Whether you start or end your day with one of these sweet treats, you’ll sure be glad that you did.
Apple Cornbread Muffins
- ¼ cup medium-grind cornmeal
- 2 tablespoons all-purpose flour
- 2 tablespoons firmly packed light brown sugar
- 2 tablespoons chopped pecans
- 1 tablespoon unsalted butter, melted
- 1 cup medium-grind cornmeal
- ¾ cup firmly packed light brown sugar
- ⅔ cup all-purpose flour
- 1 teaspoon ground cinnamon
- ¾ teaspoon baking soda
- ½ teaspoon kosher salt
- 1 cup applesauce
- ⅓ cup unsalted butter, melted
- ¼ cup sour cream, room temperature
- 2 large eggs, room temperature
- 1 teaspoon vanilla extract
- 1 cup ¼-inch diced apples, unpeeled
- ½ cup chopped toasted pecans
- Preheat oven to 350°. Line a 12-cup muffin pan with paper liners.
- For streusel: In a medium bowl, stir together cornmeal, flour, brown sugar, and pecans. Add melted butter, and stir with a fork until combined. Freeze until ready to use.

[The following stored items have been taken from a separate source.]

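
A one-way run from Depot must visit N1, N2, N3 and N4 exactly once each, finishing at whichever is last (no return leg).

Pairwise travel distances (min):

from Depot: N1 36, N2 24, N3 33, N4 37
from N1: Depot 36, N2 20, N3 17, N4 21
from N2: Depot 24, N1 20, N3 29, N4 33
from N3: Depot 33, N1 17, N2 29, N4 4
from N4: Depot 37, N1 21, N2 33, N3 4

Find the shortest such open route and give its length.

Minimum one-way distance = 65 min.

There are 4! = 24 possible orderings.
Depot→N1→N2→N3→N4: 36+20+29+4 = 89
Depot→N1→N2→N4→N3: 36+20+33+4 = 93
Depot→N1→N3→N2→N4: 36+17+29+33 = 115
Depot→N1→N3→N4→N2: 36+17+4+33 = 90
Depot→N1→N4→N2→N3: 36+21+33+29 = 119
Depot→N1→N4→N3→N2: 36+21+4+29 = 90
Depot→N2→N1→N3→N4: 24+20+17+4 = 65
Depot→N2→N1→N4→N3: 24+20+21+4 = 69
Depot→N2→N3→N1→N4: 24+29+17+21 = 91
Depot→N2→N3→N4→N1: 24+29+4+21 = 78
Depot→N2→N4→N1→N3: 24+33+21+17 = 95
Depot→N2→N4→N3→N1: 24+33+4+17 = 78
Depot→N3→N1→N2→N4: 33+17+20+33 = 103
Depot→N3→N1→N4→N2: 33+17+21+33 = 104
… (10 more)
The minimum is 65.
One shortest path: Depot → N2 → N1 → N3 → N4.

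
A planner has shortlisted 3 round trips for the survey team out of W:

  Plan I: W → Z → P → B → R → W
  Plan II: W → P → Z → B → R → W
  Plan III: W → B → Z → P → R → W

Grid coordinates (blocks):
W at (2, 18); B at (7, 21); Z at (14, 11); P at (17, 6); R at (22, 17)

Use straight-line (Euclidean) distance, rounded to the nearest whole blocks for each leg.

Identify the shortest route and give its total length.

Plan I: 14 + 6 + 18 + 16 + 20 = 74
Plan II: 19 + 6 + 12 + 16 + 20 = 73
Plan III: 6 + 12 + 6 + 12 + 20 = 56

56 blocks — Plan III is the shortest.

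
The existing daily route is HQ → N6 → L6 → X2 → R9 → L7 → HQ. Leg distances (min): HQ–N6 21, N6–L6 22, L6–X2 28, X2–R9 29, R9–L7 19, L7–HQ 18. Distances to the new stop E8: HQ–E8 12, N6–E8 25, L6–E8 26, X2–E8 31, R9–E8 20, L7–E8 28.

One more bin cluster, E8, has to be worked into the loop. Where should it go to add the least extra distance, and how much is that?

Minimum extra distance: 16 min, inserting E8 between HQ and N6.

Insertion cost between consecutive stops i–j is d(i,E8) + d(E8,j) − d(i,j):
  between HQ and N6: 12 + 25 − 21 = 16
  between N6 and L6: 25 + 26 − 22 = 29
  between L6 and X2: 26 + 31 − 28 = 29
  between X2 and R9: 31 + 20 − 29 = 22
  between R9 and L7: 20 + 28 − 19 = 29
  between L7 and HQ: 28 + 12 − 18 = 22
Cheapest insertion is between HQ and N6, adding 16.
New total = 137 + 16 = 153.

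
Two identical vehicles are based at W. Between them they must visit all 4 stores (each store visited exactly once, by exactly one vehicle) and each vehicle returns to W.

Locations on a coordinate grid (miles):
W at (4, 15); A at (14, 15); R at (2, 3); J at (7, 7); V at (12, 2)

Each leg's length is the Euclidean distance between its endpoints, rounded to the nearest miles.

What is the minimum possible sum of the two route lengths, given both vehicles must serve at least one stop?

Minimum combined distance: 58 miles.

Try each way of splitting the stops between the two vehicles (each non-empty) and, for each split, find the best tour for each vehicle:
  {A} + {R, J, V}: 20 + 38 = 58
  {R} + {A, J, V}: 24 + 39 = 63
  {A, R} + {J, V}: 39 + 31 = 70
  {J} + {A, R, V}: 18 + 45 = 63
  {A, J} + {R, V}: 30 + 37 = 67
  {R, J} + {A, V}: 27 + 38 = 65
  … (7 splits in total)
Best: vehicle 1 W → A → W = 20; vehicle 2 W → R → V → J → W = 38; combined 58.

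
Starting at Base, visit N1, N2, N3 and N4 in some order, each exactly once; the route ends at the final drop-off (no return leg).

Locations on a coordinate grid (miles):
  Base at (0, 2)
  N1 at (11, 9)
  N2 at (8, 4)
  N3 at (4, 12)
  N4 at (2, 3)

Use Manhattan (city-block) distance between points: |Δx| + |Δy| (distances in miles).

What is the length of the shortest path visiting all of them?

There are 4! = 24 possible orderings.
Base → N1 → N2 → N3 → N4: 18+8+12+11 = 49
Base → N1 → N2 → N4 → N3: 18+8+7+11 = 44
Base → N1 → N3 → N2 → N4: 18+10+12+7 = 47
Base → N1 → N3 → N4 → N2: 18+10+11+7 = 46
Base → N1 → N4 → N2 → N3: 18+15+7+12 = 52
Base → N1 → N4 → N3 → N2: 18+15+11+12 = 56
Base → N2 → N1 → N3 → N4: 10+8+10+11 = 39
Base → N2 → N1 → N4 → N3: 10+8+15+11 = 44
Base → N2 → N3 → N1 → N4: 10+12+10+15 = 47
Base → N2 → N3 → N4 → N1: 10+12+11+15 = 48
Base → N2 → N4 → N1 → N3: 10+7+15+10 = 42
Base → N2 → N4 → N3 → N1: 10+7+11+10 = 38
Base → N3 → N1 → N2 → N4: 14+10+8+7 = 39
Base → N3 → N1 → N4 → N2: 14+10+15+7 = 46
… (10 more)
Base → N4 → N2 → N1 → N3: 3+7+8+10 = 28  ← best
The minimum is 28.
One shortest path: Base → N4 → N2 → N1 → N3.

Shortest open route: 28 miles.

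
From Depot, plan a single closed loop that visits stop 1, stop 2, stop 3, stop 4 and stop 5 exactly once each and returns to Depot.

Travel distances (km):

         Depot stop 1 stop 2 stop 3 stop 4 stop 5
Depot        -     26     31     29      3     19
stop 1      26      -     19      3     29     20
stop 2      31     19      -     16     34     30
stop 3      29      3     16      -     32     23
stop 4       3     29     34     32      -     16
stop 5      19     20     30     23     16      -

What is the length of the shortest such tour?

With 5 stops there are 5!/2 = 60 distinct round trips (a route and its reverse cost the same).
Depot-stop 1-stop 2-stop 3-stop 4-stop 5-Depot: 26+19+16+32+16+19 = 128
Depot-stop 1-stop 2-stop 3-stop 5-stop 4-Depot: 26+19+16+23+16+3 = 103
Depot-stop 1-stop 2-stop 4-stop 3-stop 5-Depot: 26+19+34+32+23+19 = 153
Depot-stop 1-stop 2-stop 4-stop 5-stop 3-Depot: 26+19+34+16+23+29 = 147
Depot-stop 1-stop 2-stop 5-stop 3-stop 4-Depot: 26+19+30+23+32+3 = 133
Depot-stop 1-stop 2-stop 5-stop 4-stop 3-Depot: 26+19+30+16+32+29 = 152
Depot-stop 1-stop 3-stop 2-stop 4-stop 5-Depot: 26+3+16+34+16+19 = 114
Depot-stop 1-stop 3-stop 2-stop 5-stop 4-Depot: 26+3+16+30+16+3 = 94
Depot-stop 1-stop 3-stop 4-stop 2-stop 5-Depot: 26+3+32+34+30+19 = 144
Depot-stop 1-stop 3-stop 4-stop 5-stop 2-Depot: 26+3+32+16+30+31 = 138
Depot-stop 1-stop 3-stop 5-stop 2-stop 4-Depot: 26+3+23+30+34+3 = 119
Depot-stop 1-stop 3-stop 5-stop 4-stop 2-Depot: 26+3+23+16+34+31 = 133
Depot-stop 1-stop 4-stop 2-stop 3-stop 5-Depot: 26+29+34+16+23+19 = 147
Depot-stop 1-stop 4-stop 2-stop 5-stop 3-Depot: 26+29+34+30+23+29 = 171
… (46 more)
Depot-stop 2-stop 3-stop 1-stop 5-stop 4-Depot: 31+16+3+20+16+3 = 89  ← best
The minimum is 89.
One optimal route: Depot → stop 2 → stop 3 → stop 1 → stop 5 → stop 4 → Depot (or its reverse).

Shortest round trip = 89 km.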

- For muffins: In a medium bowl, whisk together cornmeal, brown sugar, flour, cinnamon, baking soda, and salt. In a large bowl, whisk together applesauce, butter, sour cream, eggs, and vanilla. Fold cornmeal mixture into applesauce mixture just until combined. Fold in diced apples and pecans. Spoon batter into prepared muffin cups. Top with streusel.
- Bake until a wooden pick inserted in center comes out clean, 22 to 25 minutes.